Ridotta a un cumulo di ossa (31kg) la modella Isabelle Caro ha posato nuda di fronte all’obiettivo. Per mostrare a tutti le sue sofferenze e per sensibilizzare l’opinione pubblica sui disturbi alimentari.
La sua vita è diventata un libro: La ragazza che non voleva crescere.
Toccante testimonianza di una bambina che soffre di anoressia nervosa e vive per 11 anni chiusa in casa. La madre, depressa, vorrebbe fermare il tempo e vederla sempre piccola. Lei, che la ama profondamente, fa di tutto per accontentarla.
“Ho avuto un’infanzia molto complicata, molto difficile, molto dolorosa. La più grande fobia di mia madre era che sarei cresciuta. Trascorreva il suo tempo a prendermi le misure. Mi faceva indossare vestiti di una bambina di 4 anni perché rifiutava che io crescessi. Lei non mi permetteva di uscire perché aveva sentito che l’aria fresca faceva crescere i bambini e per questo mi teneva chiusa in casa. È stato molto traumatico.” Isabelle Caro
Isabelle è morta nel 2010 a soli 28 anni. Ma la sua battaglia non va dimenticata e può essere un monito per genitori e famiglie che non danno troppo peso ai disagi dei giovani. Scambiandoli per semplici problemi “adolescenziali.”
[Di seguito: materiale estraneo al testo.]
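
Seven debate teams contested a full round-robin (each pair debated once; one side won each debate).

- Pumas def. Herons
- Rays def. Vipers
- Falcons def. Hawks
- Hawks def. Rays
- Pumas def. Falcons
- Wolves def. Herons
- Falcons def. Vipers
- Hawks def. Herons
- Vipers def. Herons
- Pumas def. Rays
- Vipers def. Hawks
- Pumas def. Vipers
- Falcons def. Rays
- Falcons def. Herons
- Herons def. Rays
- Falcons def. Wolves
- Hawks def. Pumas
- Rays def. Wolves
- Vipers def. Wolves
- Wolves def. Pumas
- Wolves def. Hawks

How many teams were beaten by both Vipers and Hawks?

Vipers beat: Herons, Hawks, Wolves.
Hawks beat: Herons, Pumas, Rays.
Both beat: Herons — 1.

1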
Molti paesi europei, negli ultimi anni, stanno cercando di porre un freno a questa piaga sociale.
Nel Regno Unito, nel 2016, è stato vietato lo spot della collezione Cruise di Gucci. Il motivo? La modella Avery Blanchard, all’epoca sedicenne, appariva magra in modo non sano. Secondo l’Advertising Standards Authority il rischio era di fare passare un messaggio sbagliato, irresponsabile.
Contro i disturbi alimentari in Francia è entrata in vigore una legge che vieta alle modelle troppo magre di sfilare
Potranno farlo solo con un certificato medico che attesta il loro stato di salute. E sono previste multe anche per le agenzie di moda, complici di indurle a raggiungere obiettivi impossibili.
In Italia, dal 2012, è stata istituita la Giornata Nazionale contro i Disturbi del Comportamento Alimentare.
Anche conosciuta come Giornata Nazionale del Fiocchetto Lilla, si tiene il 15 marzo per sensibilizzare il Paese nei riguardi di una malattia troppo spesso sottovalutata.
L’idea è partita da Stefano Tavullia, fondatore dell’associazione Mi Nutro di Vita. Un padre che, a causa della bulimia, ha perso la figlia di soli diciassette anni:
“Non può, non deve capitare ad altri. La morte di mia figlia deve servire a tutte le persone e le famiglie che vivono un dramma di questo genere. Il dramma di vedere chi ami che piano piano si spegne, non ride più, non mangia o vomita. Non accetta di farsi curare e a te resta la sensazione di non avere fatto abbastanza.”